Integrity Legal

26th November 2009

In recent months, the former Prime Minister of Thailand, Thaksin Shinawatra, has been in the news as he evades requests for extradition from the Kingdom of Thailand. The website Thaivisa.com is reporting the following:

“Thaksin’s name in passports issued by Nicaragua, Uganda and Montenegro has been changed to “Takki Shinegra,” he said. The Thai government has revoked Thaksin’s diplomatic passport issued during his premiership. He was believed to have an ordinary Thai passport. Some African countries have issued him a special passport to facilitate his travels and his visit to the countries. [Vice Foreign Minister] Panich said Thaksin’s new name may cause problem for Thailand’s attempt to bring him back to face two-year jail term on charge of corruption.” [sic]

The change of Mr. Thaksin’s name is a major obstacle for those who wish to make him return to Thailand. Thaivisa.com further quotes Mr. Panich:

“Problems can happen when we ask foreign countries to extradite him. We name him in our request as Thaksin Shinawatra but when those countries check his presence, they would not find him because he used different name.” [sic]

The issue of dual nationality and different names is not exclusively the problem of Thai authorities. Many people around the world have dual nationality and in many cases, they have different names depending upon their country of Citizenship. This can create a great deal of consternation for Immigration officials.

Dual nationality is not, in and of itself, a problem for those wishing to obtain US or Thai Immigration benefits. However, it can raise many issues with regard to the identity of the individual seeking the immigration benefit. For example, if an individual is born in Hong Kong under one name, but later takes Australian nationality under another name, then that individual’s birth certificate will not likely match his or her Australian passport. This can lead to problems with Immigration authorities as two names can cause confusion and lead to increased scrutiny.

When petitioning for Immigration benefits in any country, it is often required that the applicant divulge any aliases that they may have. For those applying for a Thailand visa or an American visa this is often required and failure to note an alias could result in relatively serious sanctions.

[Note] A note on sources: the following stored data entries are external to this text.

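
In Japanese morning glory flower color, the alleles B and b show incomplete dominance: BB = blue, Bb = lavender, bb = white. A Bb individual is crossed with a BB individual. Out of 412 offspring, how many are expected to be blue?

Punnett square for Bb × BB:
Offspring genotypes: 2 BB, 2 Bb
Phenotype counts: 2 blue, 2 lavender
blue: 2 out of 4 → fraction 1/2
Expected count = 1/2 × 412 = 206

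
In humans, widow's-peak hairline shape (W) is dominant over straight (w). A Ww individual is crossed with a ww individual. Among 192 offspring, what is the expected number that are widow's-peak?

Punnett square for Ww × ww:
Offspring genotypes: 2 Ww, 2 ww
widow's-peak: 2, straight: 2
widow's-peak: 2 out of 4 → fraction 1/2
Expected count = 1/2 × 192 = 96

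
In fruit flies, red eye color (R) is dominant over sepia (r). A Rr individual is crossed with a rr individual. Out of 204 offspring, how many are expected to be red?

Punnett square for Rr × rr:
Offspring genotypes: 2 Rr, 2 rr
red: 2, sepia: 2
red: 2 out of 4 → fraction 1/2
Expected count = 1/2 × 204 = 102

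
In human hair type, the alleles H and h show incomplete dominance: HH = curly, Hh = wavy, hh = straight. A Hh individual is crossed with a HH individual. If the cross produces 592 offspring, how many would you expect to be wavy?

Punnett square for Hh × HH:
Offspring genotypes: 2 HH, 2 Hh
Phenotype counts: 2 curly, 2 wavy
wavy: 2 out of 4 → fraction 1/2
Expected count = 1/2 × 592 = 296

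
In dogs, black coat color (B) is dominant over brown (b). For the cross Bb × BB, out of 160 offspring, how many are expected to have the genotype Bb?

Punnett square for Bb × BB:
Offspring genotypes: 2 BB, 2 Bb
Total offspring: 4
Count with target: 2
Probability: 2/4 = 1/2
Expected count = 1/2 × 160 = 80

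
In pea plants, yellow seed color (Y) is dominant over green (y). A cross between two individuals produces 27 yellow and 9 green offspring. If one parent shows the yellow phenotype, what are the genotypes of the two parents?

Observed offspring: 27 yellow, 9 green
The observed ratio simplifies to 3:1. Green (yy) offspring appear, so each parent must contribute one y allele. The parent stated to show yellow carries Y, so it is Yy. The other parent is then either Yy or yy: Yy × yy would give a 1:1 split, whereas Yy × Yy gives 3:1 — matching the data. So both parents are heterozygous (Yy × Yy).
Parent genotypes: Yy × Yy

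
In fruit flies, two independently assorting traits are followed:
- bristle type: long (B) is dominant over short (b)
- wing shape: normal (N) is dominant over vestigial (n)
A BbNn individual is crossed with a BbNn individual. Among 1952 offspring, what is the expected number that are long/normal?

Dihybrid cross BbNn × BbNn — consider each gene separately:
bristle type: Bb × Bb → 1 BB, 2 Bb, 1 bb → 3 B_ : 1 bb (out of 4)
wing shape: Nn × Nn → 1 NN, 2 Nn, 1 nn → 3 N_ : 1 nn (out of 4)
Combine (counts out of 4 × 4 = 16): long/normal (B_N_) = 3×3 = 9; long/vestigial (B_nn) = 3×1 = 3; short/normal (bbN_) = 1×3 = 3; short/vestigial (bbnn) = 1×1 = 1
Phenotype counts (out of 16): 9 long/normal, 3 long/vestigial, 3 short/normal, 1 short/vestigial
long/normal: 9 out of 16 → fraction 9/16
Expected count = 9/16 × 1952 = 1098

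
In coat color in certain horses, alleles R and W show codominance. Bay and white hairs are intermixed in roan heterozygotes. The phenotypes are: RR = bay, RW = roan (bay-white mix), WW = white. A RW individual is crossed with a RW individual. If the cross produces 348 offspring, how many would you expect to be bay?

Punnett square for RW × RW:
Offspring genotypes: 1 RR, 2 RW, 1 WW
Phenotype counts: 1 bay, 2 roan (bay-white mix), 1 white
bay: 1 out of 4 → fraction 1/4
Expected count = 1/4 × 348 = 87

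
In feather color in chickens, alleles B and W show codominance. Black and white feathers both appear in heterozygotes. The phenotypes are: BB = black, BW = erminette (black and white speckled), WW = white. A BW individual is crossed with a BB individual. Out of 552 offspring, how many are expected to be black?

Punnett square for BW × BB:
Offspring genotypes: 2 BB, 2 BW
Phenotype counts: 2 black, 2 erminette (black and white speckled)
black: 2 out of 4 → fraction 1/2
Expected count = 1/2 × 552 = 276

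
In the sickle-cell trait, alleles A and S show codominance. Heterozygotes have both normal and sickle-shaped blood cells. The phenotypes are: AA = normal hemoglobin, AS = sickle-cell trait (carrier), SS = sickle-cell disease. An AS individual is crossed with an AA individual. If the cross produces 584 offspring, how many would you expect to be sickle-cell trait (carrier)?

Punnett square for AS × AA:
Offspring genotypes: 2 AA, 2 AS
Phenotype counts: 2 normal hemoglobin, 2 sickle-cell trait (carrier)
sickle-cell trait (carrier): 2 out of 4 → fraction 1/2
Expected count = 1/2 × 584 = 292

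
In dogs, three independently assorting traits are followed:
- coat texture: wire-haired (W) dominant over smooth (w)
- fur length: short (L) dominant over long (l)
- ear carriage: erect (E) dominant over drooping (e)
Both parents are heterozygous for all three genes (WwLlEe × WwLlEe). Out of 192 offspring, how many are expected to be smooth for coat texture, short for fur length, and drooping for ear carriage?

Trihybrid cross: WwLlEe × WwLlEe
Each trait segregates independently with a 3:1 phenotypic ratio, so each gene contributes 3/4 (dominant) or 1/4 (recessive).
Target: smooth (coat texture), short (fur length), drooping (ear carriage)
Probability = product of independent per-trait probabilities
= 1/4 × 3/4 × 1/4 = 3/64
Expected count = 3/64 × 192 = 9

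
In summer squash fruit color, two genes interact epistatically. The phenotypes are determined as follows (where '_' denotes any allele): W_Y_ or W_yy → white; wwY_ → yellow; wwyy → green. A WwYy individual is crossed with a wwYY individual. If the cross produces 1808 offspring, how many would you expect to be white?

Cross: WwYy × wwYY — consider each gene separately:
W gene: Ww × ww → 2 Ww, 2 ww → 2 W_ : 2 ww (out of 4)
Y gene: Yy × YY → 2 YY, 2 Yy → 4 Y_ (out of 4)
Genotype classes (out of 4 × 4 = 16): W_Y_ = 2×4 = 8; wwY_ = 2×4 = 8
Apply the phenotype rules: W_Y_ (8) → white; wwY_ (8) → yellow
Phenotype counts (out of 16): 8 white, 8 yellow
white: 8 out of 16 → fraction 1/2
Expected count = 1/2 × 1808 = 904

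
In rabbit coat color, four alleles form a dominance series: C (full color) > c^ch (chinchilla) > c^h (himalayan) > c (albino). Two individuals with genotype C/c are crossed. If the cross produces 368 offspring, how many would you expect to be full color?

Cross: C/c × C/c
Allele dominance: C > c^ch > c^h > c
Offspring genotypes: 1 C/C, 2 C/c, 1 c/c
Phenotype counts: 3 full color, 1 albino
full color: 3 out of 4 → fraction 3/4
Expected count = 3/4 × 368 = 276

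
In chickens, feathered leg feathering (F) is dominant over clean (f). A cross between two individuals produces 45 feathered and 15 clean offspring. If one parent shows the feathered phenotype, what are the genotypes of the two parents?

Observed offspring: 45 feathered, 15 clean
The observed ratio simplifies to 3:1. Clean (ff) offspring appear, so each parent must contribute one f allele. The parent stated to show feathered carries F, so it is Ff. The other parent is then either Ff or ff: Ff × ff would give a 1:1 split, whereas Ff × Ff gives 3:1 — matching the data. So both parents are heterozygous (Ff × Ff).
Parent genotypes: Ff × Ff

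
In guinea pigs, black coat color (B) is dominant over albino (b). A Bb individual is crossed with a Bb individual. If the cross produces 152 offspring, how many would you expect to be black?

Punnett square for Bb × Bb:
Offspring genotypes: 1 BB, 2 Bb, 1 bb
black: 3, albino: 1
black: 3 out of 4 → fraction 3/4
Expected count = 3/4 × 152 = 114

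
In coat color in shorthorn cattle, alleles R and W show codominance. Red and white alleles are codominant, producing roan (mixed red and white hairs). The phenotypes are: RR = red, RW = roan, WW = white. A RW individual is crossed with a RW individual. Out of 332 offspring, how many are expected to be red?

Punnett square for RW × RW:
Offspring genotypes: 1 RR, 2 RW, 1 WW
Phenotype counts: 1 red, 2 roan, 1 white
red: 1 out of 4 → fraction 1/4
Expected count = 1/4 × 332 = 83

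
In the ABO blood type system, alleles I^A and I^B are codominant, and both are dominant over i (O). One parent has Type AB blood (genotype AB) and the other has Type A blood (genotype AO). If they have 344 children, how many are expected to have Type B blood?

Cross: AB × AO
Possible offspring genotypes: 1 AA, 1 AO, 1 AB, 1 BO
Blood type counts: 2 Type A, 1 Type AB, 1 Type B
Probability of Type B: 1/4
Expected count = 1/4 × 344 = 86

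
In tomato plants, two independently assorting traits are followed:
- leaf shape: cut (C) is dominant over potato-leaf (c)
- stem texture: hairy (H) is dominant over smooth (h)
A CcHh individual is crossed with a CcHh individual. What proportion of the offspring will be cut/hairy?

Dihybrid cross CcHh × CcHh — consider each gene separately:
leaf shape: Cc × Cc → 1 CC, 2 Cc, 1 cc → 3 C_ : 1 cc (out of 4)
stem texture: Hh × Hh → 1 HH, 2 Hh, 1 hh → 3 H_ : 1 hh (out of 4)
Combine (counts out of 4 × 4 = 16): cut/hairy (C_H_) = 3×3 = 9; cut/smooth (C_hh) = 3×1 = 3; potato-leaf/hairy (ccH_) = 1×3 = 3; potato-leaf/smooth (cchh) = 1×1 = 1
Phenotype counts (out of 16): 9 cut/hairy, 3 cut/smooth, 3 potato-leaf/hairy, 1 potato-leaf/smooth
cut/hairy: 9 out of 16
Probability: 9/16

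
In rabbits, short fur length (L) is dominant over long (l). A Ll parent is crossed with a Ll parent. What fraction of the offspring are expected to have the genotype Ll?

Punnett square for Ll × Ll:
Offspring genotypes: 1 LL, 2 Ll, 1 ll
Total offspring: 4
Count with target: 2
Probability: 2/4 = 1/2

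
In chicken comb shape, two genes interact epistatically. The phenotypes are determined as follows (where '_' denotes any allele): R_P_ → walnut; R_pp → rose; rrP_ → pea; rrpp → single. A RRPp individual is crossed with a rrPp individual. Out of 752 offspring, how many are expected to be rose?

Cross: RRPp × rrPp — consider each gene separately:
R gene: RR × rr → 4 Rr → 4 R_ (out of 4)
P gene: Pp × Pp → 1 PP, 2 Pp, 1 pp → 3 P_ : 1 pp (out of 4)
Genotype classes (out of 4 × 4 = 16): R_P_ = 4×3 = 12; R_pp = 4×1 = 4
Apply the phenotype rules: R_P_ (12) → walnut; R_pp (4) → rose
Phenotype counts (out of 16): 12 walnut, 4 rose
rose: 4 out of 16 → fraction 1/4
Expected count = 1/4 × 752 = 188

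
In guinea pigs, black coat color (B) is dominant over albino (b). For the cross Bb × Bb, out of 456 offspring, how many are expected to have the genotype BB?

Punnett square for Bb × Bb:
Offspring genotypes: 1 BB, 2 Bb, 1 bb
Total offspring: 4
Count with target: 1
Probability: 1/4
Expected count = 1/4 × 456 = 114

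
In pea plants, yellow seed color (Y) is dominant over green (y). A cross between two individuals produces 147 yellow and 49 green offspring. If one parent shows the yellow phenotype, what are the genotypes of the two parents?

Observed offspring: 147 yellow, 49 green
The observed ratio simplifies to 3:1. Green (yy) offspring appear, so each parent must contribute one y allele. The parent stated to show yellow carries Y, so it is Yy. The other parent is then either Yy or yy: Yy × yy would give a 1:1 split, whereas Yy × Yy gives 3:1 — matching the data. So both parents are heterozygous (Yy × Yy).
Parent genotypes: Yy × Yy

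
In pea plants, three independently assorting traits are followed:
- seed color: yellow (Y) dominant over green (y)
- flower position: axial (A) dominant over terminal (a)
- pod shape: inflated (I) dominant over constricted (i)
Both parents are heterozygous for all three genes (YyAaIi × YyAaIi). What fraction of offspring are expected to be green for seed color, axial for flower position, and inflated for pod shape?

Trihybrid cross: YyAaIi × YyAaIi
Each trait segregates independently with a 3:1 phenotypic ratio, so each gene contributes 3/4 (dominant) or 1/4 (recessive).
Target: green (seed color), axial (flower position), inflated (pod shape)
Probability = product of independent per-trait probabilities
= 1/4 × 3/4 × 3/4 = 9/64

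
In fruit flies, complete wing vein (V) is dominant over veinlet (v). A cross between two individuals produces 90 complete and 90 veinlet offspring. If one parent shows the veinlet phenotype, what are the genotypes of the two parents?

Observed offspring: 90 complete, 90 veinlet
The observed ratio simplifies to 1:1. One parent shows veinlet, so its genotype must be vv. A 1:1 offspring split requires the other parent to be heterozygous (Vv).
Parent genotypes: vv × Vv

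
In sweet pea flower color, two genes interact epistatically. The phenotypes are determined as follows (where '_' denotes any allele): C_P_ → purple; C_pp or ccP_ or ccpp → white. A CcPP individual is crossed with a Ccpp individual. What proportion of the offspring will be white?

Cross: CcPP × Ccpp — consider each gene separately:
C gene: Cc × Cc → 1 CC, 2 Cc, 1 cc → 3 C_ : 1 cc (out of 4)
P gene: PP × pp → 4 Pp → 4 P_ (out of 4)
Genotype classes (out of 4 × 4 = 16): C_P_ = 3×4 = 12; ccP_ = 1×4 = 4
Apply the phenotype rules: C_P_ (12) → purple; ccP_ (4) → white
Phenotype counts (out of 16): 12 purple, 4 white
white: 4 out of 16
Probability: 4/16 = 1/4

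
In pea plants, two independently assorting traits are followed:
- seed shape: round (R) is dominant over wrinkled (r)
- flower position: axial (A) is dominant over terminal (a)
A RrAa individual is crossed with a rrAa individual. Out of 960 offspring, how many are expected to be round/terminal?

Dihybrid cross RrAa × rrAa — consider each gene separately:
seed shape: Rr × rr → 2 Rr, 2 rr → 2 R_ : 2 rr (out of 4)
flower position: Aa × Aa → 1 AA, 2 Aa, 1 aa → 3 A_ : 1 aa (out of 4)
Combine (counts out of 4 × 4 = 16): round/axial (R_A_) = 2×3 = 6; round/terminal (R_aa) = 2×1 = 2; wrinkled/axial (rrA_) = 2×3 = 6; wrinkled/terminal (rraa) = 2×1 = 2
Phenotype counts (out of 16): 6 round/axial, 2 round/terminal, 6 wrinkled/axial, 2 wrinkled/terminal
round/terminal: 2 out of 16 → fraction 1/8
Expected count = 1/8 × 960 = 120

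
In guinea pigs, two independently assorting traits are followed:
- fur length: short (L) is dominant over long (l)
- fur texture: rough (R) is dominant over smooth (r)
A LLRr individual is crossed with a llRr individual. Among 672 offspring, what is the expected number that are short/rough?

Dihybrid cross LLRr × llRr — consider each gene separately:
fur length: LL × ll → 4 Ll → 4 L_ (out of 4)
fur texture: Rr × Rr → 1 RR, 2 Rr, 1 rr → 3 R_ : 1 rr (out of 4)
Combine (counts out of 4 × 4 = 16): short/rough (L_R_) = 4×3 = 12; short/smooth (L_rr) = 4×1 = 4
Phenotype counts (out of 16): 12 short/rough, 4 short/smooth
short/rough: 12 out of 16 → fraction 3/4
Expected count = 3/4 × 672 = 504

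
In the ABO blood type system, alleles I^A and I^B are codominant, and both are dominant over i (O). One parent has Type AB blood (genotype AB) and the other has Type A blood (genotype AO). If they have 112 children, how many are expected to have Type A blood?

Cross: AB × AO
Possible offspring genotypes: 1 AA, 1 AO, 1 AB, 1 BO
Blood type counts: 2 Type A, 1 Type AB, 1 Type B
Probability of Type A: 2/4 = 1/2
Expected count = 1/2 × 112 = 56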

Many countries allow their citizens to have aliases noted in their passport. For United States Citizens, this is definitely a possibility, but requires approval of  an application to have a different name noted in a US passport. For those resident in Thailand, it is possible to have an alias noted in a US passport, but one must submit an application to the Consular Officer at the American Citizen Services section of the US Embassy in Bangkok or the US Consulate in Chiang Mai. US Embassies and Consulates elsewhere can perform this service as well. Thai Consulates and Embassies could also note aliases in one’s Thai passport, but one must check with the Consulate beforehand as not all posts are able to complete this task.